Dairy Farmers Make Suckers of Consumers

The dairy consumption is down but the farmers are still making money. How is this happening?
Published on January 9, 2007

Canadians are drinking 18 per cent less milk than they did in 1980, consuming 30 per cent less butter and 24 per cent less ice cream. Cheese production is barely holding steady. The Canadian dairy herd has dwindled.

Sounds like a disastrous portrait of a collapsing industry, doesn’t it? In fact, these realities are all the result of careful manipulation of the dairy industry by federal and provincial governments and dairy producers themselves.

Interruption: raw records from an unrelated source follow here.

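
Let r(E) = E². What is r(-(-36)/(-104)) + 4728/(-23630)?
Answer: -641049/7986940 ≈ -0.080262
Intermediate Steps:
r(-(-36)/(-104)) + 4728/(-23630) = (-(-36)/(-104))² + 4728/(-23630) = (-(-36)*(-1)/104)² + 4728*(-1/23630) = (-1*9/26)² - 2364/11815 = (-9/26)² - 2364/11815 = 81/676 - 2364/11815 = -641049/7986940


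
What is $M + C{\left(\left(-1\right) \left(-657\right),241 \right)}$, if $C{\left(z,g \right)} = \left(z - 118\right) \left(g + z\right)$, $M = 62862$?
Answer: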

This systematic conspiracy against consumers goes by the name of “orderly marketing,” and it has resulted in an average profit margin for dairy farms of 25 per cent of operating revenue, almost double the figure for all farms in Canada.

Now, at the beginning of a new year, both the federal and provincial governments dipped into consumers’ pockets yet again to fatten the profits of politically well-connected dairy farmers. Year after year this scandal goes on because consumers don’t know how to fight back.

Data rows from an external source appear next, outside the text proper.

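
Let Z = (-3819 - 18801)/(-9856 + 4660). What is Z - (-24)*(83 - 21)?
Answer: 646189/433 ≈ 1492.4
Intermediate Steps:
Z = 1885/433 (Z = -22620/(-5196) = -22620*(-1/5196) = 1885/433 ≈ 4.3533)
Z - (-24)*(83 - 21) = 1885/433 - (-24)*(83 - 21) = 1885/433 - (-24)*62 = 1885/433 - 1*(-1488) = 1885/433 + 1488 = 646189/433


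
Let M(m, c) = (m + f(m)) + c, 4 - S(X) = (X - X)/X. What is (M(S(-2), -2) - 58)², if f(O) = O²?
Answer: 1600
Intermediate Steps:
S(X) = 4 (S(X) = 4 - (X - X)/X = 4 - 0/X = 4 - 1*0 = 4 + 0 = 4)
M(m, c) = c + m + m² (M(m, c) = (m + m²) + c = c + m + m²)
(M(S(-2), -2) - 58)² = ((-2 + 4 + 4²) - 58)² = ((-2 + 4 + 16) - 58)² = (18 - 58)² = (-40)² = 1600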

This time the Canadian Dairy Commission is raising the price for “industrial” milk, which is used to make butter, cheese, yogurt, ice cream and more. This increase, at a time when market conditions should be generating lower prices, will echo through the whole food chain.

Meanwhile Quebec’s Regie des marches agricoles et alimentaires, acting at the request of the province’s dairy producers, has decreed an increase of six cents a litre in the minimum and maximum consumer prices for table milk. So the price of almost all dairy products will be climbing again.

This is a classic example of cartel economics, made legal – we won’t say legitimate – because politicians allow it. Tariff walls as high as 300 per cent give Canadian producers a captive market, while consumers pay inflated prices for basic food items. True, some of the decline in consumption of these products comes from demographic change; we have fewer children now, and more newcomers from places where milk products are not a big part of the diet. But some of the decline in consumption is linked to inflated prices.

If milk producers were competing, rather than running an oligopoly, quality and choice would improve and prices would fall. Instead we have constantly higher prices and shrinking consumption – a system that benefits the few at the expense of the many.

As usual, consumers don’t know how to fight back. One group that does, a little, is the Canadian Restaurant and Food Service Association, which operates an informative website called dairyplanet.ca, which claims that Canadian dairy prices are the world’s highest.

On grocery store hours, Quebec consumers won only after retail chains mobilized public opinion. It’s time – past time – for something comparable to happen in the dairy sector. Have a look at dairyplanet.ca and ask yourself how long consumers should go on being victims.